Elaborating on the BC philosophy, Biko remarked; “Black Consciousness is an attitude of mind and a way of life... It is based on a self-examination, which has ultimately led them to believe that by seeking to run away from themselves and emulate the white man, they are insulting the intelligence of whoever created them black…The philosophy of Black Consciousness therefore expresses group pride and the determination of the black to rise and attain the envisaged self.”

Unfortunately, many aspects of this legacy have waned with the years. The victim mentality has crept in, and the element of self-respect and pride has largely disappeared. Today, political tolerance, an important feature of the Black Consciousness Movement has effectively disappeared. We have since failed to sustain the tradition of robust intellectual engagement and with it the legacy of reason.

Almost in anticipation to whether BC would be relevant today, Biko provided the answer when he observed that the "Black Consciousness" approach would be irrelevant in a colourless and non-exploitative egalitarian society. We are no near achieving this reality. A few lessons can be drawn regarding Biko and BC.

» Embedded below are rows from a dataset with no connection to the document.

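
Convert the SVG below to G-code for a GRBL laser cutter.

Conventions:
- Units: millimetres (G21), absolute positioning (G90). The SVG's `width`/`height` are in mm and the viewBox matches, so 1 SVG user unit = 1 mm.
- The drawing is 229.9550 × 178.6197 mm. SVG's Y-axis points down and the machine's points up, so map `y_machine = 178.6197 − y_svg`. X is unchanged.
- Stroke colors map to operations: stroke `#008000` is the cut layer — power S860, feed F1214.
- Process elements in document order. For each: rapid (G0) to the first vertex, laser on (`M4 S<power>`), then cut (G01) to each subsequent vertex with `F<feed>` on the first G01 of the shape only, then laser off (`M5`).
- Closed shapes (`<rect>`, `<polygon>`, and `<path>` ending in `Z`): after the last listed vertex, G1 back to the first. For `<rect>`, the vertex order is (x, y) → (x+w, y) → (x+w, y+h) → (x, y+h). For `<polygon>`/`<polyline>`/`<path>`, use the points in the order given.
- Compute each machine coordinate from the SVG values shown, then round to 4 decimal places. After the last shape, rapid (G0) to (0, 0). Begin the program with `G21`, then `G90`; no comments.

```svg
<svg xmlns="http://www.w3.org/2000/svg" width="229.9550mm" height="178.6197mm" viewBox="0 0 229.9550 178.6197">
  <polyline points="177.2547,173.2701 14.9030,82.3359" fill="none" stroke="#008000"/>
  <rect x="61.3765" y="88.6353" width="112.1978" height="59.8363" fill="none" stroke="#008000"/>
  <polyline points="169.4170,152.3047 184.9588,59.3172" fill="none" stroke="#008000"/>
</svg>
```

viewBox `0 0 229.9550 178.6197` with mm width/height → 1 unit = 1 mm. Flip: y_m = 178.6197 − y_svg.

**Shape 1** — `<polyline>` line segment, stroke `#008000` → cut (S860, F1214). Machine vertices: (177.2547,5.3496) → (14.9030,96.2838). Open path.

**Shape 2** — `<rect>` rectangle, stroke `#008000` → cut (S860, F1214). Machine vertices: (61.3765,89.9844) → (173.5743,89.9844) → (173.5743,30.1481) → (61.3765,30.1481) → (61.3765,89.9844). Closed: final G1 returns to the first vertex.

**Shape 3** — `<polyline>` line segment, stroke `#008000` → cut (S860, F1214). Machine vertices: (169.4170,26.3150) → (184.9588,119.3025). Open path.

G21
G90
G0 X177.2547 Y5.3496
M4 S860
G01 X14.9030 Y96.2838 F1214
M5
G0 X61.3765 Y89.9844
M4 S860
G01 X173.5743 Y89.9844 F1214
G01 X173.5743 Y30.1481
G01 X61.3765 Y30.1481
G01 X61.3765 Y89.9844
M5
G0 X169.4170 Y26.3150
M4 S860
G01 X184.9588 Y119.3025 F1214
M5
G0 X0.0000 Y0.0000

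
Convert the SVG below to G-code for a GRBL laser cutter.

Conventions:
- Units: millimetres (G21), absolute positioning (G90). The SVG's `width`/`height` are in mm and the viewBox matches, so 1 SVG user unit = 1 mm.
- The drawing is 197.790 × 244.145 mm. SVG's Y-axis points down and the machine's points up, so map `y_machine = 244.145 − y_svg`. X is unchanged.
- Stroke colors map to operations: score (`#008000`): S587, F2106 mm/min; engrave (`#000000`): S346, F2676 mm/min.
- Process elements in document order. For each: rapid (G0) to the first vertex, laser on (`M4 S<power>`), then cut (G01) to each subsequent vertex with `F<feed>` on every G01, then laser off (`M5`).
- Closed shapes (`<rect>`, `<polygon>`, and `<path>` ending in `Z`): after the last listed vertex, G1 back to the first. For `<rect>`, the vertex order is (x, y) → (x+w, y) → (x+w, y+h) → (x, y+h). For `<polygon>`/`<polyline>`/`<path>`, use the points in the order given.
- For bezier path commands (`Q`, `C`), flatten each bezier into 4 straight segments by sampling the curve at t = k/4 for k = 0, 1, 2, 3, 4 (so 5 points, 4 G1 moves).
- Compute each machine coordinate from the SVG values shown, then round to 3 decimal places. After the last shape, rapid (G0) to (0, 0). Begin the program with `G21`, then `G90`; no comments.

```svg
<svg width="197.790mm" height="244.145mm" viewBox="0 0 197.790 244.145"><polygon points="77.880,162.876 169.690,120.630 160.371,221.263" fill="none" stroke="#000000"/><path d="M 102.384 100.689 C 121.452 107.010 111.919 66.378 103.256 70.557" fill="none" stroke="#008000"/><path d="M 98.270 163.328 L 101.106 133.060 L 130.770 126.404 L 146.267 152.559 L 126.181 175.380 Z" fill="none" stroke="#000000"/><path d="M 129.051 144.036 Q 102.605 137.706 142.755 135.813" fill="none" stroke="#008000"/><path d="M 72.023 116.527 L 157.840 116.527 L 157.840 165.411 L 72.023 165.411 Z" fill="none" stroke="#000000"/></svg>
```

G21
G90
G0 X77.880 Y81.269
M4 S346
G01 X169.690 Y123.515 F2676
G01 X160.371 Y22.882 F2676
G01 X77.880 Y81.269 F2676
M5
G0 X102.384 Y143.456
M4 S587
G01 X111.783 Y146.085 F2106
G01 X113.219 Y157.719 F2106
G01 X109.456 Y169.754 F2106
G01 X103.256 Y173.588 F2106
M5
G0 X98.270 Y80.817
M4 S346
G01 X101.106 Y111.085 F2676
G01 X130.770 Y117.741 F2676
G01 X146.267 Y91.586 F2676
G01 X126.181 Y68.765 F2676
G01 X98.270 Y80.817 F2676
M5
G0 X129.051 Y100.109
M4 S587
G01 X119.990 Y102.997 F2106
G01 X119.254 Y105.330 F2106
G01 X126.842 Y107.108 F2106
G01 X142.755 Y108.332 F2106
M5
G0 X72.023 Y127.618
M4 S346
G01 X157.840 Y127.618 F2676
G01 X157.840 Y78.734 F2676
G01 X72.023 Y78.734 F2676
G01 X72.023 Y127.618 F2676
M5
G0 X0.000 Y0.000

Since the viewBox matches the mm dimensions, user units are millimetres directly. The only transform is the Y-flip y_m = 244.145 − y_svg.

Shape 1 is a regular polygon drawn with `<polygon>`. Its stroke #000000 means engrave at S346, F2676. After flipping Y the toolpath is (77.880,81.269) → (169.690,123.515) → (160.371,22.882) → (77.880,81.269), returning to the start.

Shape 2 is a cubic bezier drawn with `<path>`. Its stroke #008000 means score at S587, F2106. After flipping Y the toolpath is (102.384,143.456) → (111.783,146.085) → (113.219,157.719) → (109.456,169.754) → (103.256,173.588).

Shape 3 is a regular polygon drawn with `<path>`. Its stroke #000000 means engrave at S346, F2676. After flipping Y the toolpath is (98.270,80.817) → (101.106,111.085) → (130.770,117.741) → (146.267,91.586) → (126.181,68.765) → (98.270,80.817), returning to the start.

Shape 4 is a quadratic bezier drawn with `<path>`. Its stroke #008000 means score at S587, F2106. After flipping Y the toolpath is (129.051,100.109) → (119.990,102.997) → (119.254,105.330) → (126.842,107.108) → (142.755,108.332).

Shape 5 is a rectangle drawn with `<path>`. Its stroke #000000 means engrave at S346, F2676. After flipping Y the toolpath is (72.023,127.618) → (157.840,127.618) → (157.840,78.734) → (72.023,78.734) → (72.023,127.618), returning to the start.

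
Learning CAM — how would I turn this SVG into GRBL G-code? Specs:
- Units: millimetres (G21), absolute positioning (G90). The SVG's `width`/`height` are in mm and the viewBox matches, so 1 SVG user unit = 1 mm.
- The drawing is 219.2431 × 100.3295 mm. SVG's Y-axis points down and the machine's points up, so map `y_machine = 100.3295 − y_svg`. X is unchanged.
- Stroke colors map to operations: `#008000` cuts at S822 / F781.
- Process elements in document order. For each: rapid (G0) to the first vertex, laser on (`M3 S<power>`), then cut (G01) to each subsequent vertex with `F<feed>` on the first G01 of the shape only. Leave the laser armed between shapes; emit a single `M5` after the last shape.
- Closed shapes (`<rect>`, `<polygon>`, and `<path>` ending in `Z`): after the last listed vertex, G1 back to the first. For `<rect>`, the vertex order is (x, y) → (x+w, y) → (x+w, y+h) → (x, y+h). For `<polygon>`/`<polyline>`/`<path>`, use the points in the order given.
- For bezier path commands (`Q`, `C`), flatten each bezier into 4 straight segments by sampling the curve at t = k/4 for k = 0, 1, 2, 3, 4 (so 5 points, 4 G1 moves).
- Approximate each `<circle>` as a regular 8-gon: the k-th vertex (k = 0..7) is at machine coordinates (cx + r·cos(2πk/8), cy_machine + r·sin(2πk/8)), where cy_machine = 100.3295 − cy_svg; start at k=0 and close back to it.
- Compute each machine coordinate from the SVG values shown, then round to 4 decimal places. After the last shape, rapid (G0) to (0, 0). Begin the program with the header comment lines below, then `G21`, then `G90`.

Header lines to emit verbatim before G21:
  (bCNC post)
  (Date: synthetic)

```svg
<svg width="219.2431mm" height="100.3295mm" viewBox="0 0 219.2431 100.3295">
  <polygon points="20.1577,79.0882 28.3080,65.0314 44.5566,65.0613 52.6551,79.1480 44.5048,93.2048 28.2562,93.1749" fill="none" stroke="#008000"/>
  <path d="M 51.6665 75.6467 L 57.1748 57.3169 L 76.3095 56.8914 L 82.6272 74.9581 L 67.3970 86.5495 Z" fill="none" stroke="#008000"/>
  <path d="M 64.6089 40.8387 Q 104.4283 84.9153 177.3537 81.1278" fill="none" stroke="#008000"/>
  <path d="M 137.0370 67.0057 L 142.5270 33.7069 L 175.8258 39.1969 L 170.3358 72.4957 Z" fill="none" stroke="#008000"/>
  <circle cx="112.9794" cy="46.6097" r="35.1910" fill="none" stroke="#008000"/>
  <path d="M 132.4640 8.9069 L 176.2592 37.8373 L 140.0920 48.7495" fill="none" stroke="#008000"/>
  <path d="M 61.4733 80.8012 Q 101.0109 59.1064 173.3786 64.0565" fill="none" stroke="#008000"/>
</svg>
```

Since the viewBox matches the mm dimensions, user units are millimetres directly. The only transform is the Y-flip y_m = 100.3295 − y_svg.

Shape 1 is a regular polygon drawn with `<polygon>`. Its stroke #008000 means cut at S822, F781. After flipping Y the toolpath is (20.1577,21.2413) → (28.3080,35.2981) → (44.5566,35.2682) → (52.6551,21.1815) → (44.5048,7.1247) → (28.2562,7.1546) → (20.1577,21.2413), returning to the start.

Shape 2 is a regular polygon drawn with `<path>`. Its stroke #008000 means cut at S822, F781. After flipping Y the toolpath is (51.6665,24.6828) → (57.1748,43.0126) → (76.3095,43.4381) → (82.6272,25.3714) → (67.3970,13.7800) → (51.6665,24.6828), returning to the start.

Shape 3 is a quadratic bezier drawn with `<path>`. Its stroke #008000 means cut at S822, F781. After flipping Y the toolpath is (64.6089,59.4908) → (86.5877,40.4440) → (112.7048,27.3802) → (142.9601,20.2995) → (177.3537,19.2017).

Shape 4 is a regular polygon drawn with `<path>`. Its stroke #008000 means cut at S822, F781. After flipping Y the toolpath is (137.0370,33.3238) → (142.5270,66.6226) → (175.8258,61.1326) → (170.3358,27.8338) → (137.0370,33.3238), returning to the start.

Shape 5 is a circle drawn with `<circle>`. Its stroke #008000 means cut at S822, F781. After flipping Y the toolpath is (148.1704,53.7198) → (137.8632,78.6036) → (112.9794,88.9108) → (88.0956,78.6036) → (77.7884,53.7198) → (88.0956,28.8360) → (112.9794,18.5288) → (137.8632,28.8360) → (148.1704,53.7198), returning to the start.

Shape 6 is a open polyline drawn with `<path>`. Its stroke #008000 means cut at S822, F781. After flipping Y the toolpath is (132.4640,91.4226) → (176.2592,62.4922) → (140.0920,51.5800).

Shape 7 is a quadratic bezier drawn with `<path>`. Its stroke #008000 means cut at S822, F781. After flipping Y the toolpath is (61.4733,19.5283) → (83.2940,28.7104) → (109.2184,34.5619) → (139.2466,37.0827) → (173.3786,36.2730).

(bCNC post)
(Date: synthetic)
G21
G90
G0 X20.1577 Y21.2413
M3 S822
G01 X28.3080 Y35.2981 F781
G01 X44.5566 Y35.2682
G01 X52.6551 Y21.1815
G01 X44.5048 Y7.1247
G01 X28.2562 Y7.1546
G01 X20.1577 Y21.2413
G0 X51.6665 Y24.6828
M3 S822
G01 X57.1748 Y43.0126 F781
G01 X76.3095 Y43.4381
G01 X82.6272 Y25.3714
G01 X67.3970 Y13.7800
G01 X51.6665 Y24.6828
G0 X64.6089 Y59.4908
M3 S822
G01 X86.5877 Y40.4440 F781
G01 X112.7048 Y27.3802
G01 X142.9601 Y20.2995
G01 X177.3537 Y19.2017
G0 X137.0370 Y33.3238
M3 S822
G01 X142.5270 Y66.6226 F781
G01 X175.8258 Y61.1326
G01 X170.3358 Y27.8338
G01 X137.0370 Y33.3238
G0 X148.1704 Y53.7198
M3 S822
G01 X137.8632 Y78.6036 F781
G01 X112.9794 Y88.9108
G01 X88.0956 Y78.6036
G01 X77.7884 Y53.7198
G01 X88.0956 Y28.8360
G01 X112.9794 Y18.5288
G01 X137.8632 Y28.8360
G01 X148.1704 Y53.7198
G0 X132.4640 Y91.4226
M3 S822
G01 X176.2592 Y62.4922 F781
G01 X140.0920 Y51.5800
G0 X61.4733 Y19.5283
M3 S822
G01 X83.2940 Y28.7104 F781
G01 X109.2184 Y34.5619
G01 X139.2466 Y37.0827
G01 X173.3786 Y36.2730
M5
G0 X0.0000 Y0.0000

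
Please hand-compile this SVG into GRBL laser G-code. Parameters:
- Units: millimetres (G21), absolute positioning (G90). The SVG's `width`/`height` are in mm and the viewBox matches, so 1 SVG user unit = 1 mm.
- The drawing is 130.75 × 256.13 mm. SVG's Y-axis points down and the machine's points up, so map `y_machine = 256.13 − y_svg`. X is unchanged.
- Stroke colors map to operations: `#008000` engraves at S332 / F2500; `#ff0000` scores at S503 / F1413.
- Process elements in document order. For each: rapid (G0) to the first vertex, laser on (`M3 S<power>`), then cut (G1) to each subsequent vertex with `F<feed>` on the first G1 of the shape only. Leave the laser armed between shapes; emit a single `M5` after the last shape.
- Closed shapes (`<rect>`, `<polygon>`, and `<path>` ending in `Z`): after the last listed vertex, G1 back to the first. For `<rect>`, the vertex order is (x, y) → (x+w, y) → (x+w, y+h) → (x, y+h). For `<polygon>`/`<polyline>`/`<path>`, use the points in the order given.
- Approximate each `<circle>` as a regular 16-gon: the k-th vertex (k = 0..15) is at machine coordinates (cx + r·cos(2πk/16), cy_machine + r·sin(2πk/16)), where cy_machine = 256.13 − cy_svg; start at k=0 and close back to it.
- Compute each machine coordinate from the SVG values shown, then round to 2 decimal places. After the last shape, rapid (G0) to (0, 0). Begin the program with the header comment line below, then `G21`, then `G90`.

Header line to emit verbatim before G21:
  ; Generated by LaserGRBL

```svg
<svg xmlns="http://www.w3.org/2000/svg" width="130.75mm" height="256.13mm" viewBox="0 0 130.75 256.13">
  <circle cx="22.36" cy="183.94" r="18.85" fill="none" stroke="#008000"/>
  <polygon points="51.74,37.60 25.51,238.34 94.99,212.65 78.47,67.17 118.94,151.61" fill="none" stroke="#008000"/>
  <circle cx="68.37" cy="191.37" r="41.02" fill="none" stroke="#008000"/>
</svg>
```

; Generated by LaserGRBL
G21
G90
G0 X41.21 Y72.19
M3 S332
G1 X39.78 Y79.40 F2500
G1 X35.69 Y85.52
G1 X29.57 Y89.61
G1 X22.36 Y91.04
G1 X15.15 Y89.61
G1 X9.03 Y85.52
G1 X4.94 Y79.40
G1 X3.51 Y72.19
G1 X4.94 Y64.98
G1 X9.03 Y58.86
G1 X15.15 Y54.77
G1 X22.36 Y53.34
G1 X29.57 Y54.77
G1 X35.69 Y58.86
G1 X39.78 Y64.98
G1 X41.21 Y72.19
G0 X51.74 Y218.53
M3 S332
G1 X25.51 Y17.79 F2500
G1 X94.99 Y43.48
G1 X78.47 Y188.96
G1 X118.94 Y104.52
G1 X51.74 Y218.53
G0 X109.39 Y64.76
M3 S332
G1 X106.27 Y80.46 F2500
G1 X97.38 Y93.77
G1 X84.07 Y102.66
G1 X68.37 Y105.78
G1 X52.67 Y102.66
G1 X39.36 Y93.77
G1 X30.47 Y80.46
G1 X27.35 Y64.76
G1 X30.47 Y49.06
G1 X39.36 Y35.75
G1 X52.67 Y26.86
G1 X68.37 Y23.74
G1 X84.07 Y26.86
G1 X97.38 Y35.75
G1 X106.27 Y49.06
G1 X109.39 Y64.76
M5
G0 X0.00 Y0.00

1 u = 1 mm; y_m = 256.13 − y.

[1] `<circle>` circle, #008000→engrave S332 F2500: (41.21,72.19) → (39.78,79.40) → (35.69,85.52) → (29.57,89.61) → (22.36,91.04) → (15.15,89.61) → (9.03,85.52) → (4.94,79.40) → (3.51,72.19) → (4.94,64.98) → (9.03,58.86) → (15.15,54.77) → (22.36,53.34) → (29.57,54.77) → (35.69,58.86) → (39.78,64.98) → (41.21,72.19) (closed)

[2] `<polygon>` closed polygon, #008000→engrave S332 F2500: (51.74,218.53) → (25.51,17.79) → (94.99,43.48) → (78.47,188.96) → (118.94,104.52) → (51.74,218.53) (closed)

[3] `<circle>` circle, #008000→engrave S332 F2500: (109.39,64.76) → (106.27,80.46) → (97.38,93.77) → (84.07,102.66) → (68.37,105.78) → (52.67,102.66) → (39.36,93.77) → (30.47,80.46) → (27.35,64.76) → (30.47,49.06) → (39.36,35.75) → (52.67,26.86) → (68.37,23.74) → (84.07,26.86) → (97.38,35.75) → (106.27,49.06) → (109.39,64.76) (closed)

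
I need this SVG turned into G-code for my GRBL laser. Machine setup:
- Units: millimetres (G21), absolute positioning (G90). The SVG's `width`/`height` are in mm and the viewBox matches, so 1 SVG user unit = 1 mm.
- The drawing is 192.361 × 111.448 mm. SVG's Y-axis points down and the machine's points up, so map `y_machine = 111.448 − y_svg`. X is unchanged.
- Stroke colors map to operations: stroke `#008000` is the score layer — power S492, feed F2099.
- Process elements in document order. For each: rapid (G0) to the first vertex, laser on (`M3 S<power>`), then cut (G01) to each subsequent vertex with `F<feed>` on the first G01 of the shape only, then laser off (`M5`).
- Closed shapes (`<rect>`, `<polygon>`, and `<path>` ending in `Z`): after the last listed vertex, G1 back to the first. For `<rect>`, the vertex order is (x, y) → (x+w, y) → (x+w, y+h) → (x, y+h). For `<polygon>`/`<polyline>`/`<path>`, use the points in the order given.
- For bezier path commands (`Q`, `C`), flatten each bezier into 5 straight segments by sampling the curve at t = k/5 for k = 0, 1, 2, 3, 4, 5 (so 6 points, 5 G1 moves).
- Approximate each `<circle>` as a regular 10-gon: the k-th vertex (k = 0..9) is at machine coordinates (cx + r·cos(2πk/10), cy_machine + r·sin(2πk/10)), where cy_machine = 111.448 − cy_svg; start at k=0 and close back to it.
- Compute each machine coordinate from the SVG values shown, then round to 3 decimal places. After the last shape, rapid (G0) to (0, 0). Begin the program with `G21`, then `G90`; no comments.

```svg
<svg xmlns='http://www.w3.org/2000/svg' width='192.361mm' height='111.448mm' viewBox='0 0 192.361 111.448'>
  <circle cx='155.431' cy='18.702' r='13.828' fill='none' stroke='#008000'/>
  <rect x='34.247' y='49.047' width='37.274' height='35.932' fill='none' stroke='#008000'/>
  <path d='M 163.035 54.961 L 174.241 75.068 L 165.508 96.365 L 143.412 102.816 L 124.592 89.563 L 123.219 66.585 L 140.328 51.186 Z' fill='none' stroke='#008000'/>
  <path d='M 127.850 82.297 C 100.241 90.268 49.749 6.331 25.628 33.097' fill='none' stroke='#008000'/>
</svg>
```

G21
G90
G0 X169.259 Y92.746
M3 S492
G01 X166.618 Y100.874 F2099
G01 X159.704 Y105.897
G01 X151.158 Y105.897
G01 X144.244 Y100.874
G01 X141.603 Y92.746
G01 X144.244 Y84.618
G01 X151.158 Y79.595
G01 X159.704 Y79.595
G01 X166.618 Y84.618
G01 X169.259 Y92.746
M5
G0 X34.247 Y62.401
M3 S492
G01 X71.521 Y62.401 F2099
G01 X71.521 Y26.469
G01 X34.247 Y26.469
G01 X34.247 Y62.401
M5
G0 X163.035 Y56.487
M3 S492
G01 X174.241 Y36.380 F2099
G01 X165.508 Y15.083
G01 X143.412 Y8.632
G01 X124.592 Y21.885
G01 X123.219 Y44.863
G01 X140.328 Y60.262
G01 X163.035 Y56.487
M5
G0 X127.850 Y29.151
M3 S492
G01 X108.933 Y33.776 F2099
G01 X86.888 Y50.735
G01 X64.079 Y70.300
G01 X42.871 Y82.747
G01 X25.628 Y78.351
M5
G0 X0.000 Y0.000

viewBox `0 0 192.361 111.448` with mm width/height → 1 unit = 1 mm. Flip: y_m = 111.448 − y_svg.

**Shape 1** — `<circle>` circle, stroke `#008000` → score (S492, F2099). Machine vertices: (169.259,92.746) → (166.618,100.874) → (159.704,105.897) → (151.158,105.897) → (144.244,100.874) → (141.603,92.746) → (144.244,84.618) → (151.158,79.595) → (159.704,79.595) → (166.618,84.618) → (169.259,92.746). Closed: final G1 returns to the first vertex.

**Shape 2** — `<rect>` rectangle, stroke `#008000` → score (S492, F2099). Machine vertices: (34.247,62.401) → (71.521,62.401) → (71.521,26.469) → (34.247,26.469) → (34.247,62.401). Closed: final G1 returns to the first vertex.

**Shape 3** — `<path>` regular polygon, stroke `#008000` → score (S492, F2099). Machine vertices: (163.035,56.487) → (174.241,36.380) → (165.508,15.083) → (143.412,8.632) → (124.592,21.885) → (123.219,44.863) → (140.328,60.262) → (163.035,56.487). Closed: final G1 returns to the first vertex.

**Shape 4** — `<path>` cubic bezier, stroke `#008000` → score (S492, F2099). Control points (SVG): P0=(127.850,82.297), P1=(100.241,90.268), P2=(49.749,6.331), P3=(25.628,33.097); sampled at t=k/5. Machine vertices: (127.850,29.151) → (108.933,33.776) → (86.888,50.735) → (64.079,70.300) → (42.871,82.747) → (25.628,78.351). Open path.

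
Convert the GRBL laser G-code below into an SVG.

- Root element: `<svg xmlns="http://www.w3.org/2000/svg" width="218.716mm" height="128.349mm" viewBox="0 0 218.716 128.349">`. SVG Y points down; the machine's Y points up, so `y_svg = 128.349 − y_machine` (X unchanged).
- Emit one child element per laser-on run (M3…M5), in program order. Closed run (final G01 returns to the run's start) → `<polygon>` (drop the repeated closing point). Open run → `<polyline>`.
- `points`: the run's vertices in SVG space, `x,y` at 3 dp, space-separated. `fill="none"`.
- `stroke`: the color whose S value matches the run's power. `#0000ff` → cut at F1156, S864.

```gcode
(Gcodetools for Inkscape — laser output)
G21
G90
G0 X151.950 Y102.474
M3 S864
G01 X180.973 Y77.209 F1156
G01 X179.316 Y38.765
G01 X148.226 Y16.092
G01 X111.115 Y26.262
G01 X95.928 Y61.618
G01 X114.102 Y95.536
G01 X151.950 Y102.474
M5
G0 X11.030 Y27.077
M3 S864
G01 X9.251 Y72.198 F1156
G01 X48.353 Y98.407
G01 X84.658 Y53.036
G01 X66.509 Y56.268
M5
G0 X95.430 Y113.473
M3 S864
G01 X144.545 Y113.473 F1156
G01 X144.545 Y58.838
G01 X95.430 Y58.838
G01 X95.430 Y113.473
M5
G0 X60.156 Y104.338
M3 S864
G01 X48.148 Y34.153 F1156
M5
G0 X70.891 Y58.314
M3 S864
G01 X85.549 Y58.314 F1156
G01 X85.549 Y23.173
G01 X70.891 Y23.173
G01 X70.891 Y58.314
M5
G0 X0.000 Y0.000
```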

Biko and the BC movement he helped to found appreciated the centrality of ideas in addressing human affairs and challenges. For Biko, intellectual work was necessary to provide clarity and to guide thinking. It was a gesture of political activism in that it challenged the existing ways of seeing or of being. In this regard, Edward Said’s observation is apt that “there has been no major revolution in modern history without intellectuals”. The BC philosophy captured the historical moment, and became a decisive ingredient that galvanized the already cowed black population into action.

As we engage the globalization of apartheid, we need to ask whether those we have entrusted with responsibility have the willingness to learn from this important chapter in the history of our struggle. Or will they choose to become junior partners in structures and institutions that have brought mayhem to the oppressed in developing countries?